I rode one way by day and one way by night.
Part of me had been looking forward to it, the reward being friends waiting on the other side. The other part of me is travel weary, and even one travel bag is too much for me. I am earth bound these days, and my footsteps are heavy.
I had a couple of good thick books for company , and a bottle of water. As it turned out I had a television as well, relentlessly turning out Morality Plays, like in the Middle Ages. I tried to zone out and read, or look out the window, but television is intrusive by nature and penetrated my consciousness. And so I watched segments from my seat.
I was tempted to tell the girl in front of me that I am not, because she might not have been aware of the fact, a double amputee. I still have both my legs and they are extra long ones. I sighed instead and groaned, I think, but she still lay back in her seat, as far as she could, leaving me in a perfect position to see the mousy brown roots of her auburn hair. I could have rested my book on her middle parting, and, in fact, it was difficult not to.
I was the only person reading on the entire bus.

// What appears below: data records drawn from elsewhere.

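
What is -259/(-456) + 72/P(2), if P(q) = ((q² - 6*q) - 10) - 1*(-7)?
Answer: -29983/5016 ≈ -5.9775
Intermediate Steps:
P(q) = -3 + q² - 6*q (P(q) = (-10 + q² - 6*q) + 7 = -3 + q² - 6*q)
-259/(-456) + 72/P(2) = -259/(-456) + 72/(-3 + 2² - 6*2) = -259*(-1/456) + 72/(-3 + 4 - 12) = 259/456 + 72/(-11) = 259/456 + 72*(-1/11) = 259/456 - 72/11 = -29983/5016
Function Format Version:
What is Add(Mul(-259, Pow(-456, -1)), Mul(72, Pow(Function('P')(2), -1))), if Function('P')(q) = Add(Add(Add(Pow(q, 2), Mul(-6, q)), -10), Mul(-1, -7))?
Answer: Rational(-29983, 5016) ≈ -5.9775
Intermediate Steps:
Function('P')(q) = Add(-3, Pow(q, 2), Mul(-6, q)) (Function('P')(q) = Add(Add(-10, Pow(q, 2), Mul(-6, q)), 7) = Add(-3, Pow(q, 2), Mul(-6, q)))
Add(Mul(-259, Pow(-456, -1)), Mul(72, Pow(Function('P')(2), -1))) = Add(Mul(-259, Pow(-456, -1)), Mul(72, Pow(Add(-3, Pow(2, 2), Mul(-6, 2)), -1))) = Add(Mul(-259, Rational(-1, 456)), Mul(72, Pow(Add(-3, 4, -12), -1))) = Add(Rational(259, 456), Mul(72, Pow(-11, -1))) = Add(Rational(259, 456), Mul(72, Rational(-1, 11))) = Add(Rational(259, 456), Rational(-72, 11)) = Rational(-29983, 5016)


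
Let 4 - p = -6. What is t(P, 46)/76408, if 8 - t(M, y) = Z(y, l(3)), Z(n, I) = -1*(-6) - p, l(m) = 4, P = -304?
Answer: 3/19102 ≈ 0.00015705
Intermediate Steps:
p = 10 (p = 4 - 1*(-6) = 4 + 6 = 10)
Z(n, I) = -4 (Z(n, I) = -1*(-6) - 1*10 = 6 - 10 = -4)
t(M, y) = 12 (t(M, y) = 8 - 1*(-4) = 8 + 4 = 12)
t(P, 46)/76408 = 12/76408 = 12*(1/76408) = 3/19102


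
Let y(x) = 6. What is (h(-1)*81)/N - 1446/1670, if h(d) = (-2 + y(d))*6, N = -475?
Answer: -393333/79325 ≈ -4.9585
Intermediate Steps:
h(d) = 24 (h(d) = (-2 + 6)*6 = 4*6 = 24)
(h(-1)*81)/N - 1446/1670 = (24*81)/(-475) - 1446/1670 = 1944*(-1/475) - 1446*1/1670 = -1944/475 - 723/835 = -393333/79325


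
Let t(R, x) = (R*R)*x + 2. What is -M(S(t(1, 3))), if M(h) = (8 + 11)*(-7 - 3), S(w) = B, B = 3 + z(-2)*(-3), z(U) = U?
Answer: 190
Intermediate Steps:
t(R, x) = 2 + x*R² (t(R, x) = R²*x + 2 = x*R² + 2 = 2 + x*R²)
B = 9 (B = 3 - 2*(-3) = 3 + 6 = 9)
S(w) = 9
M(h) = -190 (M(h) = 19*(-10) = -190)
-M(S(t(1, 3))) = -1*(-190) = 190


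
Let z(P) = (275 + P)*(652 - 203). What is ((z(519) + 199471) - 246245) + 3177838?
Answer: 3487570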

Books have definitely gone out of fashion. Cell phones are in, and with a little or a big screen, they provided enthralling reading and general entertainment for everyone around me, for the six hour duration of my trip.
I felt completely put out.
My reading material didn't help I suppose.

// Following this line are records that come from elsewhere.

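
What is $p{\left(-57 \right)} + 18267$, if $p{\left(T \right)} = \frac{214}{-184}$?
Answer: $\frac{1680457}{92} \approx 18266.0$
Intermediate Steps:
$p{\left(T \right)} = - \frac{107}{92}$ ($p{\left(T \right)} = 214 \left(- \frac{1}{184}\right) = - \frac{107}{92}$)
$p{\left(-57 \right)} + 18267 = - \frac{107}{92} + 18267 = \frac{1680457}{92}$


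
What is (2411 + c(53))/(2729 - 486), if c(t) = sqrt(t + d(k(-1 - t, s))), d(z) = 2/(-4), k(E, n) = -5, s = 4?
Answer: 2411/2243 + sqrt(210)/4486 ≈ 1.0781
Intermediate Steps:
d(z) = -1/2 (d(z) = 2*(-1/4) = -1/2)
c(t) = sqrt(-1/2 + t) (c(t) = sqrt(t - 1/2) = sqrt(-1/2 + t))
(2411 + c(53))/(2729 - 486) = (2411 + sqrt(-2 + 4*53)/2)/(2729 - 486) = (2411 + sqrt(-2 + 212)/2)/2243 = (2411 + sqrt(210)/2)*(1/2243) = 2411/2243 + sqrt(210)/4486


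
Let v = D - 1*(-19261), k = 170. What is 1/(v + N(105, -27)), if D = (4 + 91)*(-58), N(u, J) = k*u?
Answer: 1/31601 ≈ 3.1645e-5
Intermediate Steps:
N(u, J) = 170*u
D = -5510 (D = 95*(-58) = -5510)
v = 13751 (v = -5510 - 1*(-19261) = -5510 + 19261 = 13751)
1/(v + N(105, -27)) = 1/(13751 + 170*105) = 1/(13751 + 17850) = 1/31601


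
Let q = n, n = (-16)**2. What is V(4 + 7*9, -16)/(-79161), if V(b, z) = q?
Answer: -256/79161 ≈ -0.0032339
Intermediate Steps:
n = 256
q = 256
V(b, z) = 256
V(4 + 7*9, -16)/(-79161) = 256/(-79161) = 256*(-1/79161) = -256/79161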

It dealt with Womans' Troubles, and I did try to get excited about the virtues of 'the Dark Goddess', the reclaiming of the 'Crone' and the 'Wild Woman Within', but it was hard. The moral tone of the films being shown, just added further to my feelings of conflict.

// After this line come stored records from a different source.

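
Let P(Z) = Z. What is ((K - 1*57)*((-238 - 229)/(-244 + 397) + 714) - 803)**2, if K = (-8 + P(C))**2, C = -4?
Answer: 9694019244484/2601 ≈ 3.7270e+9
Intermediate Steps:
K = 144 (K = (-8 - 4)**2 = (-12)**2 = 144)
((K - 1*57)*((-238 - 229)/(-244 + 397) + 714) - 803)**2 = ((144 - 1*57)*((-238 - 229)/(-244 + 397) + 714) - 803)**2 = ((144 - 57)*(-467/153 + 714) - 803)**2 = (87*(-467*1/153 + 714) - 803)**2 = (87*(-467/153 + 714) - 803)**2 = (87*(108775/153) - 803)**2 = (3154475/51 - 803)**2 = (3113522/51)**2 = 9694019244484/2601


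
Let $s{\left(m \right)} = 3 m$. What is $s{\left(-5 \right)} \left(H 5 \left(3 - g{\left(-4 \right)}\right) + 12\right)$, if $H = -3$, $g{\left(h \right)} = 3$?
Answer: $-180$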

The story on the screen of Jesus, as a waiter in some diner on an American back road, in the middle of a hurricane, didn't help in any way either. There He was, Jesus, doling out toasted sandwiches and advice on how to avoid Hell, all with a beautific smile, and an apron.
No,it didn't help, not in any way at all.
I was traveling my own highway towards my 49th birthday, due to be celebrated in two days time, and the countryside (I have traveled that road too many times) somehow held no interest for me. Change was blowing through me, and I was restless, trapped between a reclining seat and a television set.
A young boy got on and sat next to me in Swellendam. He was unkempt, but I am a chatty passenger, which is probably, to some, the most dreaded kind. Anyway I ascertained by and by that he was at a 'special' school and was having a birthday the same day as me. He had been quick to tell me about his ADHD problems and how he was two grades behind where he should be.
I think I went on a bit too much about the awful school system and how I feel about education and learning and incorrect judgments being made on children. I wanted to tell him, basically, that he was wonderfully good enough, no matter what, but I got lost in the telling of it, I think.
I hope I redeemed myself by eventually saying something like, 'we all get where we need to go in the end anyway'...or something like that.
I hope so, and I got to my destination eventually too, and to the embrace of my friends.
The return trip was by night and I took the very front seat with a wide spread of window. I tried to fill both seats with my books and bag and water bottle, but I had to eventually give the seat next to me up. A rather large lad took it in the end and I spoke to him as well, even though I didn't really want to. I realized that I am a bit of a compulsive talker.
He got out at every stop to smoke with loads of others. I looked down at them all,standing in a loose ring, stamping their feet in the cold and conspiratorially sharing cigarettes. I would have liked to join them, that happy band of disparate people, united in their comradely addiction, hugging themselves and flicking ash around.
I don't get out the bus if I can help it.
I like the neon glow of petrol stations at night, with their gleaming metal motor vehicles, pausing for thought during a long journey. I like the idea of junk food on a journey too, but, like smoking, I don't do it anymore, and could hardly endure the returned lad and his brown paper bag of chips and a burger.
My little birthday boy was not on the return bus, although we had parted with the cheerful assumption that we would see each other on our return.
I was sorry.
I had joked and told him that we would both be a year older when we saw each other again.
I was sorry I had missed him, but more than glad to get home.